Have your customers noticed a positive change since the deployment of your IT governance framework? Surveys and interviews can be useful tools, but you do not want to place an unnecessary burden on your customers, so make sure that any effort here is lightweight. For example, you could put out a survey through your website or your call centre, but keep the number of questions to three to five, and keep the questions short and easy to answer. Alternatively, you could run an official launch of the programme and invite your most influential and loyal customers. It will send a very good signal to your customers that you are serious about continual service improvement, and they will enjoy celebrating your success with you. Do not tell them how bad everything was before you ran the programme – either they know already or they do not need to know. Keep the serious content of the celebration to a minimum, and send everybody away with something that will help them remember what you have done.

Management satisfaction

Often, middle managers end up with increased workload when new processes and policies are rolled out. They have to keep the peace with staff who have gone through a switchover to new processes and procedures, they are the first port of escalation for disoriented customers, and they still have their normal workload to process. This is not a good time to put a survey under their noses or to put them through an interview. However, this is a good time to provide admin and other support, and generally pamper them with any remaining project budget.

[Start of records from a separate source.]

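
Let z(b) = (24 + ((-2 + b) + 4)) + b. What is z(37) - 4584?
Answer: -4484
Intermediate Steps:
z(b) = 26 + 2*b (z(b) = (24 + (2 + b)) + b = (26 + b) + b = 26 + 2*b)
z(37) - 4584 = (26 + 2*37) - 4584 = (26 + 74) - 4584 = 100 - 4584 = -4484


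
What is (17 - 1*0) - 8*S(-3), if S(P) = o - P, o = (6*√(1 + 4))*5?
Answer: -7 - 240*√5 ≈ -543.66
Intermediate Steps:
o = 30*√5 (o = (6*√5)*5 = 30*√5 ≈ 67.082)
S(P) = -P + 30*√5 (S(P) = 30*√5 - P = -P + 30*√5)
(17 - 1*0) - 8*S(-3) = (17 - 1*0) - 8*(-1*(-3) + 30*√5) = (17 + 0) - 8*(3 + 30*√5) = 17 + (-24 - 240*√5) = -7 - 240*√5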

The best time to survey management is once the first set of deliverables is stable and whilst you are planning the second set of deliverables. Only ask for suggestions for improvement if you are at a stage where you are still able to incorporate input. Otherwise, present what is going to happen and ask for feedback and comments. Look particularly for feedback on where resources are stretched or where there is a lack of policy or procedure to support the programme.

Employee satisfaction

Employee surveys are not always successful. A better approach is to interview individuals and talk to staff informally at the water coolers, in the kitchen and by the lift. Rather than quiz staff on the benefits of the IT governance framework, look for signs of frustration and listen for their suggestions for tweaking the framework to make it easier to work with.

Stakeholder satisfaction

And, finally, there are all your other stakeholders who have a connection with your organisation – however loose or tenuous that connection is. This is where a light survey – in the style of a pop quiz – could be perfect to gauge an outsider view to the organisational changes that you have completed.

BUILDING ON SUCCESS

If the results of your satisfaction survey are not as good as you had hoped, you have some work to do to make improvements. The biggest danger, though, is that your satisfaction survey results are good, you think you have completed your mission and complacency sets in. So get planning and book an external review and get reading to keep ahead of tried and tested practices. Find a set of companies that you admire and see what they are doing. Do not look for badges in the form of certifications and accolades, but look for results. Of course, if you are offered badges and certificates on the way, make sure that you display them where every visitor to your organisation can see them.